Kim is clearly losing patience as the "normal" playbook of negotiations used so effectively by his father, Kim Jong Il, is not achieving any substantive results in improving the torpid economy of his dictatorship of some 25 million suffering souls. In previous rounds with the West, by now the Hermit Kingdom would have been given significant concessions: lighter sanctions, food and medicine shipments, access to Western technology, free trade zones with South Korea. The lack of tangible progress for Kim to display to his population is starting to worry him, and even the charm of appearing on a global stage with the U.S. president can't increase his GDP.

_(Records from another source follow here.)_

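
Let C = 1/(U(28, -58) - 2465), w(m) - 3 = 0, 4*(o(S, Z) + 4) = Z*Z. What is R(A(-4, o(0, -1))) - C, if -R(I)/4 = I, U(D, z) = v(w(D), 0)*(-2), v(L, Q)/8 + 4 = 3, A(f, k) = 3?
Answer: -29387/2449 ≈ -12.000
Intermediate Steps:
o(S, Z) = -4 + Z²/4 (o(S, Z) = -4 + (Z*Z)/4 = -4 + Z²/4)
w(m) = 3 (w(m) = 3 + 0 = 3)
v(L, Q) = -8 (v(L, Q) = -32 + 8*3 = -32 + 24 = -8)
U(D, z) = 16 (U(D, z) = -8*(-2) = 16)
R(I) = -4*I
C = -1/2449 (C = 1/(16 - 2465) = 1/(-2449) = -1/2449 ≈ -0.00040833)
R(A(-4, o(0, -1))) - C = -4*3 - 1*(-1/2449) = -12 + 1/2449 = -29387/2449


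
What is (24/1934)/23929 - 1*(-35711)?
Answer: 826329077885/23139343 ≈ 35711.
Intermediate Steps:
(24/1934)/23929 - 1*(-35711) = (24*(1/1934))*(1/23929) + 35711 = (12/967)*(1/23929) + 35711 = 12/23139343 + 35711 = 826329077885/23139343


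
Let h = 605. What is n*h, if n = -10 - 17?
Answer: -16335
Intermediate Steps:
n = -27
n*h = -27*605 = -16335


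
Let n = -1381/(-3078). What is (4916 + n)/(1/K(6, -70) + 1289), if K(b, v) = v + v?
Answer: 1059298030/277726401 ≈ 3.8142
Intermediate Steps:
K(b, v) = 2*v
n = 1381/3078 (n = -1381*(-1/3078) = 1381/3078 ≈ 0.44867)
(4916 + n)/(1/K(6, -70) + 1289) = (4916 + 1381/3078)/(1/(2*(-70)) + 1289) = 15132829/(3078*(1/(-140) + 1289)) = 15132829/(3078*(-1/140 + 1289)) = 15132829/(3078*(180459/140)) = (15132829/3078)*(140/180459) = 1059298030/277726401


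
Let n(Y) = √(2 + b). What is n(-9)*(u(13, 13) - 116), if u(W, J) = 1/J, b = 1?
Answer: -1507*√3/13 ≈ -200.78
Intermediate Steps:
n(Y) = √3 (n(Y) = √(2 + 1) = √3)
n(-9)*(u(13, 13) - 116) = √3*(1/13 - 116) = √3*(-1507/13) = -1507*√3/13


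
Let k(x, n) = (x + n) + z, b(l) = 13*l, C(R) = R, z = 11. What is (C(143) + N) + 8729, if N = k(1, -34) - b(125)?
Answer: 7225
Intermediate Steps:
k(x, n) = 11 + n + x (k(x, n) = (x + n) + 11 = (n + x) + 11 = 11 + n + x)
N = -1647 (N = (11 - 34 + 1) - 13*125 = -22 - 1*1625 = -22 - 1625 = -1647)
(C(143) + N) + 8729 = (143 - 1647) + 8729 = -1504 + 8729 = 7225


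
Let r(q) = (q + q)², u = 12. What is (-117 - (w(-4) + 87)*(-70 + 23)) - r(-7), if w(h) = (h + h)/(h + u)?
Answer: 3729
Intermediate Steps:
r(q) = 4*q² (r(q) = (2*q)² = 4*q²)
w(h) = 2*h/(12 + h) (w(h) = (h + h)/(h + 12) = (2*h)/(12 + h) = 2*h/(12 + h))
(-117 - (w(-4) + 87)*(-70 + 23)) - r(-7) = (-117 - (2*(-4)/(12 - 4) + 87)*(-70 + 23)) - 4*(-7)² = (-117 - (2*(-4)/8 + 87)*(-47)) - 4*49 = (-117 - (2*(-4)*(⅛) + 87)*(-47)) - 1*196 = (-117 - (-1 + 87)*(-47)) - 196 = (-117 - 86*(-47)) - 196 = (-117 - 1*(-4042)) - 196 = (-117 + 4042) - 196 = 3925 - 196 = 3729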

For the U.S., the key words are simple: strategic patience. It would be foolish to grant any concessions without a straightforward list of North Korean nuclear weapons, delivery systems, and test and storage sites. Such an accounting would almost undoubtedly not be initially complete, but at least it would represent a starting point, and it could be fact-checked against the significant database of existing intelligence. Then and only then should the U.S. consider recommending to the international community a reduction in sanctions — which over time could lead to actual reductions in the North's stockpile of 30 to 60 weapons.